Escócia-Portugal: talvez um dia, ‘mister’ Salmond

A memória de um encontro fortuito no Euro 2024 com o proeminente antigo primeiro-ministro da Escócia, que morreu neste sábado

«Bem-vindos ao melhor pequeno país do mundo». Mal aterramos e entramos no aeroporto de Glasgow deparamo-nos com uma placa que nos faz soltar imediatamente um sorriso. Os escoceses são assim, sempre o foram, sempre o serão. Deve ser o único povo que usa o humor e o sarcasmo em doses industriais para esconder dores de séculos, maioritariamente causadas por guerras físicas e, posteriormente, culturais com os ingleses.

Quem quiser compreender a complexa relação entre estes vizinhos tem de assistir a um jogo de futebol da seleção escocesa. De preferência numa competição continental onde também esteja a Inglaterra. Não se trata de ódio, já que é um sentimento demasiado primário para uma nação que atingiu níveis de civismo de primeiro mundo, mas um ressentimento que se traduz num desdém refinado, cortante, sempre pontilhado por piadas às quais é difícil de resistir. Um golo marcado contra a equipa dos três leões é uma carícia.

Recordei-me disto ao saber da morte de Alex Salmond, antigo primeiro-ministro da Escócia, um dos políticos mais importantes do «melhor pequeno país do mundo» deste século e com quem tive a sorte de me cruzar em Munique, nas horas que antecederam o jogo inicial do Euro 2024, frente à seleção da casa, para uma curta entrevista.
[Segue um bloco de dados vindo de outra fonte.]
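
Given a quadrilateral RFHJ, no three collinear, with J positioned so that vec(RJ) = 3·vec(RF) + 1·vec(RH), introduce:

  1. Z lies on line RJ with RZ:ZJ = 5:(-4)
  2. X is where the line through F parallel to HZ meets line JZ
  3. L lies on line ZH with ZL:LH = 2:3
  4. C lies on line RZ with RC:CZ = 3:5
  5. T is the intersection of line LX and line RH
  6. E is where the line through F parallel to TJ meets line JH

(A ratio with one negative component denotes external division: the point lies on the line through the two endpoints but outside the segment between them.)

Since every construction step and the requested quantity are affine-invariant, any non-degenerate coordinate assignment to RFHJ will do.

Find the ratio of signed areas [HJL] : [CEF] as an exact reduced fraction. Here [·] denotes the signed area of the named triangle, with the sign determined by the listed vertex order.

[HJL]:[CEF] = -342/85

Choose coordinates R = (0, 0), F = (1, 0), H = (0, 1), J = (3, 1).
1. Z lies on line RJ with RZ:ZJ = 5:(-4) ⇒ Z = (15, 5)
2. X is where the line through F parallel to HZ meets line JZ ⇒ X = (-4, -4/3)
3. L lies on line ZH with ZL:LH = 2:3 ⇒ L = (9, 17/5)
4. C lies on line RZ with RC:CZ = 3:5 ⇒ C = (45/8, 15/8)
5. T is the intersection of line LX and line RH ⇒ T = (0, 8/65)
6. E is where the line through F parallel to TJ meets line JH ⇒ E = (84/19, 1)
2·[HJL] = 36/5, 2·[CEF] = -34/19
[HJL]:[CEF] = 36/5:-34/19 = -342/85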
Não sei o que me impressionou mais: se o seu sorriso genuíno e bonacheirão ou a enorme popularidade junto dos conterrâneos, numa relação saudável entre eleitores e eleitos difícil de encontrar nos dias de hoje, sem tiques messiânicos mascarados de seitas. Personalidade fundamental do movimento independentista, responsável pela realização de um referendo em 2014 (55 por cento da população preferiu, ainda assim, a continuidade no Reino Unido), ao saber da nossa nacionalidade soltou imediatamente o tribuno que havia nele: «Nós queremos ser independentes, como vocês.» Não era a primeira vez, é comum escutar o mesmo de outros escoceses ou catalães: sabem que a história de Portugal é forjada na emancipação e o desporto tem a vantagem de sublimar sentimentos – principalmente num registo informal e hidratado com cerveja.

Nunca mais tive oportunidade de me cruzar com ele e confesso que tive pena dos escoceses depois de serem goleados pelos germânicos e mais tarde enviados para casa logo na fase de grupos. «Tenho muitos amigos em Portugal e fiquei contente por saber que vamos jogar com vocês daqui a uns meses», recordava Alex Salmond, referindo-se à Liga das Nações.

Naquele dia o político interrompia a campanha eleitoral para as legislativas de um reino ao qual não queria pertencer para assistir a um jogo de futebol. Neste sábado morreu após um discurso na Macedónia do Norte, outro dos emancipados, antes de a sua seleção defrontar a Croácia e perder de uma forma dramática, com um golo anulado em cima do apito final.

Ficaram por realizar alguns dos seus sonhos, inclusive aquela final com Portugal, mas permanece para sempre o carisma de alguém que liderou um partido durante 20 anos e cujo carisma se vislumbra à distância ou num simples «Olá, meu amigo português».